I can ask the man to stay 10 feet from the planned raised beds (he already does this with our swingset area) to help avoid overspray, but I really dont want the roots digging down into the earth finding all those chemicals,... I was planning to use that woven black landscape fabric as a barrier. Will this keep my vegetable plants seperate from the earth? Am I wasting my time even thinking about this?
Anyone have any tips for this type of gardening? Or any tips for this type of DH? LOL!
Happy Homesteading Homeschooling Homebirthing Beekeeping Dready (& a bit redneck even) Mama to 4 fab kids : dd (23), dd (13), ds (11), dd (5)
i think the only thing you can do is make the raised bed as deep as you can, and tell the chemical guy to stay far away from the garden area.
The raised beds off the ground sound interesting, saw some pics of that yesterday.
Thanks for confirmimng what I was thinking about the water getting into feed my veggies also.
I may check into organic lawn treatment, i just dont feel good about any of the back being sprayed, the place where the beds would have to go is on a downhill slope,... hmmm. Kinda rethinking this whole thing. I do buy reg produce now when I cant find it organic or the price prohibits its purchase, do you think these lawn chemicals are worse than the pesticides, etc we're already eating?

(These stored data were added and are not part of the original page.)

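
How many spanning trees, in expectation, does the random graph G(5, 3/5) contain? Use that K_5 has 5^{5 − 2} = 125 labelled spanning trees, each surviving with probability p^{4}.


K_5 has 5^{5 − 2} = 125 labelled spanning trees.
For each such spanning tree H, let X_H = 1 if all 4 edges of H are present in G. Then P[X_H = 1] = p^{4} = (3/5)^{4} = 81/625.
By linearity: E[X] = Σ_H E[X_H] = 125 · p^{4} = 125 · 81/625 = 81/5.
Numerically: E[X] ≈ 16.2.

E[X] = 125 · (3/5)^{4} = 81/5 ≈ 16.2.


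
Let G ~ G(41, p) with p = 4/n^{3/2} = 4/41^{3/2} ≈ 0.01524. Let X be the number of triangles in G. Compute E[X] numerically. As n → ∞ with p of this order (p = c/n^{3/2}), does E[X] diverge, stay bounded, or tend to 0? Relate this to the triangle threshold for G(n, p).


Number of potential triangles: C(41, 3) = 10660.
Each occurs with probability p³ ≈ (0.01524)³ ≈ 3.537143e-06.
By linearity: E[X] = C(41, 3)·p³ ≈ 10660 · 3.537143e-06 ≈ 0.0377.
Since α = 3/2 > 1, p = c/n^{3/2} = o(1/n) is below the triangle threshold p ~ 1/n. Asymptotically E[X] ~ (c³/6)·n^{3(1−α)} = (4³/6)·n^{-1.5} → 0, so by Markov's inequality G has no triangles w.h.p.

E[X] ≈ 0.0377; in regime p = Θ(1/n^{3/2}) E[X] tends to 0 (below the triangle threshold p ~ 1/n).


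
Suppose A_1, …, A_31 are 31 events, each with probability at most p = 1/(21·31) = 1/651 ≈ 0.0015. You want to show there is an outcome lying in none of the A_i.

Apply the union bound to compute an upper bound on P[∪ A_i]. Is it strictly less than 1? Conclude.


Union bound: P[∪_{i=1}^{31} A_i] ≤ Σ_i P[A_i] ≤ 31·p = 31·(1/651) = 1/21.
Numerically: 1/21 ≈ 0.0476.
Is 1/21 < 1? YES.
Since P[∪ A_i] ≤ 1/21 < 1, the complement has P[∩ A_i^c] ≥ 1 − 1/21 = 20/21 > 0, so some outcome avoids every A_i.

31·p = 1/21 ≈ 0.0476; existence CERTIFIED by the union bound.


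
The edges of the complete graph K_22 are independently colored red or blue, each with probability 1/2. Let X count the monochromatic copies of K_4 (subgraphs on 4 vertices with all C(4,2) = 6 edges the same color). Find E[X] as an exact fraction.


Let X = Σ_S X_S over the C(22, 4) = 7315 subsets S of size 4, where X_S = 1 if the K_4 on S is monochromatic.
For a fixed S, the K_4 on S has C(4, 2) = 6 edges. P[all 6 edges red] = (1/2)^6, and likewise for blue, so P[monochromatic] = 2·(1/2)^6 = 2^{1 − 6} = 1/32.
Summing: E[X] = C(22, 4) · 2^{1 − 6} = 7315 · 1/32 = 7315/32.
Numerically: E[X] ≈ 228.593750.

E[X] = C(22,4)·2^(1−C(4,2)) = 7315/32 ≈ 228.593750.


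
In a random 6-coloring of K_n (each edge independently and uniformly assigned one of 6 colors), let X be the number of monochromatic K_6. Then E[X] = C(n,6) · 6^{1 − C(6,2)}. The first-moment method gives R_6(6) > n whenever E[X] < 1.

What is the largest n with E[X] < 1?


We need C(n, 6) · 6^{1 − 15} < 1, i.e. C(n, 6) < 6^{15 − 1} = 78364164096.
Check values of n near the boundary:
  n = 196: C(196, 6) = 72887293024; 72887293024 < 78364164096? YES
  n = 197: C(197, 6) = 75176946208; 75176946208 < 78364164096? YES
  n = 198: C(198, 6) = 77526225777; 77526225777 < 78364164096? YES
  n = 199: C(199, 6) = 79936367511; 79936367511 < 78364164096? NO
The largest n with C(n, 6) < 78364164096 is n = 198 (where E[X] = 25842075259/26121388032 ≈ 0.989). Hence R_6(6) > 198, i.e. R_6(6) ≥ 199.

Largest n = 198; hence R_6(6) > 198.


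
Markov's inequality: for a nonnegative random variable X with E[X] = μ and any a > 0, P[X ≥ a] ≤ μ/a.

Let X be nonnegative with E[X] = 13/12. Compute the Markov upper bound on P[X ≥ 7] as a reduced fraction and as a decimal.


μ = E[X] = 13/12, a = 7.
Markov: P[X ≥ 7] ≤ μ/a = (13/12)/7 = 13/84.
Numerically: ≈ 0.15476.
(Since a = 7 > μ = 1.08333, the bound 13/84 is < 1 and informative.)

P[X ≥ 7] ≤ 13/84 ≈ 0.15476.


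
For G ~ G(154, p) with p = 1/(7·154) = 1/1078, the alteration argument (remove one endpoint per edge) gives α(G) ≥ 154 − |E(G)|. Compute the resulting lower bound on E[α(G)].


E[|E(G)|] = C(154, 2)·p = 11781 · (1/1078) = 153/14.
E[α(G)] ≥ n − E[|E(G)|] = 154 − 153/14 = 2003/14.
Numerically: ≈ 143.071.
(This is only a lower bound; the true E[α(G)] may be larger.)

E[α(G)] ≥ 2003/14 ≈ 143.071.


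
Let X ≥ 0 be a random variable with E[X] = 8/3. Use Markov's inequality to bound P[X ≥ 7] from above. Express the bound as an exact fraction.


μ = E[X] = 8/3, a = 7.
Markov: P[X ≥ 7] ≤ μ/a = (8/3)/7 = 8/21.
Numerically: ≈ 0.38095.
(Since a = 7 > μ = 2.66667, the bound 8/21 is < 1 and informative.)

P[X ≥ 7] ≤ 8/21 ≈ 0.38095.


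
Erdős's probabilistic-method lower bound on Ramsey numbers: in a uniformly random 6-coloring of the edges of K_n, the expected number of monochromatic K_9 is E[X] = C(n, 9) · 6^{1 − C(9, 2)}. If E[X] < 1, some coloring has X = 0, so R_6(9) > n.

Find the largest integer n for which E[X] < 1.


We need C(n, 9) · 6^{1 − 36} < 1, i.e. C(n, 9) < 6^{36 − 1} = 1719070799748422591028658176.
Check values of n near the boundary:
  n = 4404: C(4404, 9) = 1703375445537161676647015880; 1703375445537161676647015880 < 1719070799748422591028658176? YES
  n = 4405: C(4405, 9) = 1706862792900636302463627150; 1706862792900636302463627150 < 1719070799748422591028658176? YES
  n = 4406: C(4406, 9) = 1710356485221788389505285700; 1710356485221788389505285700 < 1719070799748422591028658176? YES
  n = 4407: C(4407, 9) = 1713856532599459170657070050; 1713856532599459170657070050 < 1719070799748422591028658176? YES
  n = 4408: C(4408, 9) = 1717362945146264156457459600; 1717362945146264156457459600 < 1719070799748422591028658176? YES
  n = 4409: C(4409, 9) = 1720875732988608787686577131; 1720875732988608787686577131 < 1719070799748422591028658176? NO
  n = 4410: C(4410, 9) = 1724394906266704102180823710; 1724394906266704102180823710 < 1719070799748422591028658176? NO
  n = 4411: C(4411, 9) = 1727920475134582415883601405; 1727920475134582415883601405 < 1719070799748422591028658176? NO
The largest n with C(n, 9) < 1719070799748422591028658176 is n = 4408 (where E[X] = 35778394690547169926197075/35813974994758803979763712 ≈ 0.9990). Hence R_6(9) > 4408, i.e. R_6(9) ≥ 4409.

Largest n = 4408; hence R_6(9) > 4408.


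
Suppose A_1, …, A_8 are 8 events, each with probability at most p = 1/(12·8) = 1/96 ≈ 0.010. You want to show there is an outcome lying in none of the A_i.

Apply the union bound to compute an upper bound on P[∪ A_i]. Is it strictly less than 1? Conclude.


Union bound: P[∪_{i=1}^{8} A_i] ≤ Σ_i P[A_i] ≤ 8·p = 8·(1/96) = 1/12.
Numerically: 1/12 ≈ 0.083.
Is 1/12 < 1? YES.
Since P[∪ A_i] ≤ 1/12 < 1, the complement has P[∩ A_i^c] ≥ 1 − 1/12 = 11/12 > 0, so some outcome avoids every A_i.

8·p = 1/12 ≈ 0.083; existence CERTIFIED by the union bound.


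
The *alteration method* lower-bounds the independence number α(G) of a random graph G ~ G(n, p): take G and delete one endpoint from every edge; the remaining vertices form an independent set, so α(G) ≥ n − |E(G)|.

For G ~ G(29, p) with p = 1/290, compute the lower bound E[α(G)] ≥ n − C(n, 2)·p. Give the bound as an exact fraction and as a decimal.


E[|E(G)|] = C(29, 2)·p = 406 · (1/290) = 7/5.
E[α(G)] ≥ n − E[|E(G)|] = 29 − 7/5 = 138/5.
Numerically: ≈ 27.600.
(This is only a lower bound; the true E[α(G)] may be larger.)

E[α(G)] ≥ 138/5 ≈ 27.600.


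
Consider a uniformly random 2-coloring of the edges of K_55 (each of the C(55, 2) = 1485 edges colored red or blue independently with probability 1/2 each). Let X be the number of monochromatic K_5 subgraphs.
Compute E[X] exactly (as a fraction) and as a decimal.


Let X = Σ_S X_S over the C(55, 5) = 3478761 subsets S of size 5, where X_S = 1 if the K_5 on S is monochromatic.
For a fixed S, the K_5 on S has C(5, 2) = 10 edges. P[all 10 edges red] = (1/2)^10, and likewise for blue, so P[monochromatic] = 2·(1/2)^10 = 2^{1 − 10} = 1/512.
By linearity: E[X] = C(55, 5) · 2^{1 − 10} = 3478761 · 1/512 = 3478761/512.
Numerically: E[X] ≈ 6794.4551.

E[X] = C(55,5)·2^(1−C(5,2)) = 3478761/512 ≈ 6794.4551.


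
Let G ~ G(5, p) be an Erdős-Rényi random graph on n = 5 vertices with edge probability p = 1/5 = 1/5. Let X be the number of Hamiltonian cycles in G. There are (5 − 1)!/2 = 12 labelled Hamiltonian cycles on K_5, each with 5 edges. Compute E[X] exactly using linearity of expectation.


K_5 has (5 − 1)!/2 = 12 labelled Hamiltonian cycles.
For each such Hamiltonian cycle H, let X_H = 1 if all 5 edges of H are present in G. Then P[X_H = 1] = p^{5} = (1/5)^{5} = 1/3125.
By linearity of expectation: E[X] = Σ_H E[X_H] = 12 · p^{5} = 12 · 1/3125 = 12/3125.
Numerically: E[X] ≈ 0.00384.

E[X] = 12 · (1/5)^{5} = 12/3125 ≈ 0.00384.


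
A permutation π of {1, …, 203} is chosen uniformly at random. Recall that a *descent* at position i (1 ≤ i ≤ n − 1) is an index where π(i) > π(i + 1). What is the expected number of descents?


Write X = Σ X_I over i = 1, …, 202, with X_I the indicator of one descent.
There are 202 indicators.
For each fixed i, the pair (π(i), π(i+1)) is a uniformly random ordered pair of distinct values from {1, …, 203}; by symmetry P[π(i) > π(i+1)] = 1/2.
By linearity: E[X] = 202 · (1/2) = (203 − 1) · (1/2) = 101 ≈ 101.00000.

E[X] = 101 = 101.00000.


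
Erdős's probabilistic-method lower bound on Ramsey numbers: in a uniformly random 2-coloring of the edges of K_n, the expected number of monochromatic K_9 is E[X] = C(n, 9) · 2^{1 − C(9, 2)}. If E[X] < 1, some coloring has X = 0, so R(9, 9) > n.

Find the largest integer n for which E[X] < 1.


We need C(n, 9) · 2^{1 − 36} < 1, i.e. C(n, 9) < 2^{36 − 1} = 34359738368.
Check values of n near the boundary:
  n = 59: C(59, 9) = 12565671261; 12565671261 < 34359738368? YES
  n = 60: C(60, 9) = 14783142660; 14783142660 < 34359738368? YES
  n = 61: C(61, 9) = 17341763505; 17341763505 < 34359738368? YES
  n = 62: C(62, 9) = 20286591270; 20286591270 < 34359738368? YES
  n = 63: C(63, 9) = 23667689815; 23667689815 < 34359738368? YES
  n = 64: C(64, 9) = 27540584512; 27540584512 < 34359738368? YES
  n = 65: C(65, 9) = 31966749880; 31966749880 < 34359738368? YES
  n = 66: C(66, 9) = 37014131440; 37014131440 < 34359738368? NO
  n = 67: C(67, 9) = 42757703560; 42757703560 < 34359738368? NO
The largest n with C(n, 9) < 34359738368 is n = 65 (where E[X] = 3995843735/4294967296 ≈ 0.930355). Hence R(9, 9) > 65, i.e. R(9, 9) ≥ 66.

Largest n = 65; hence R(9, 9) > 65.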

That said, I think that the homegrown veggies you produce will not be organic, but will be less pesticide laden than the conventional produce at the store. After all, you will not be spraying directly on the veggies (which they do with conventional produce) and you will not be putting chemicals directly into the soil the plants are growing in. Well worth the effort! And besides, DH really should appreciate having a few less square feet of lawn to tend, right?
Not totally organic, but better than the store is how I see it.
DS, 10/07. Allergies: peanut, egg, wheat. We've added dairy back in. And taken it back out again. It causes sandpaper skin with itchy patches and thrashing during sleep. Due w/ #2 late April, 2012.
Meanwhile, I would start with container veggies on a patio. Keep the lawn care guy far away. Those would be truly organic and homegrown. Choose veggies that will work for your space. Take pictures to a local nursery and ask for advice. (Box stores are hit and miss with knowledgeable employees and the plants have questionable beginnings.)
At the same time, I would begin the conversion of a more permanent garden area. Ask the lawn care guy to stay away from the proposed area and find out how far uphill would need to be chemical-free to seriously reduce the risk. (Ask a variety of sources and go with your gut.) I'd also go deeper with a raised bed.
I was in a veggie gardening class last weekend and someone had been using Miracle Gro regularly (not really understanding the implications). The advice given was to give that stuff away and switch to an organic fertilizer/feed immediately. The food was edible and no one chastised this person. The instructor stated the soil should be chemical free in a few months (if the new protocol was enacted) and would be very safe next season. We all got a lesson in how chemical fertilizers work and why you must use them so often. The bottom line is they don't last and they upset the entire ecosystem around them. There are things you can do to replenish the health of the soil in short order. This isn't exactly the same as weed killers and other lawn chemicals, but the concept may give you clues on how to proceed.
"Kind words can be short and easy to speak, but their echoes are truly endless." - Mother Teresa
My husband is also a 'lawn guy' and we've had to work out an agreement. In our case, he spot sprays the dandelions in the lawn. I'd still rather we did nothing, he'd still rather we had a lawn guy coming out and spraying the whole lawn several times a summer - but it isn't the worst compromise around. Maybe you can work out something less intensive with him?
That said, most of us in the suburbs are dealing with some drift from neighbors' lawns, even if we don't have a lawn service ourselves. You certainly aren't alone!
Something you could do also is to make a swell across the slope after the lawn and before the garden, to help with the runoff of the chemicals getting into the garden, also plant something there (don't know what plant) that would be a good absorber of the chemicals.
Would mixing the compost with organic soil work for this type of bed? I'm skeptical of "Mels Mix" due to some reading on vermiculite (sp). What's your favorite blend of components for your raised bed?
I do have one sungold tomato plant in a pot in the back yard (we have a screened in porch, not so great for "back deck gardening"!!) I recieved from my CSA. This week they gave me a basil plant, gotta get that on in the ground!
Thanks for helping this newbie wannabe gardener!!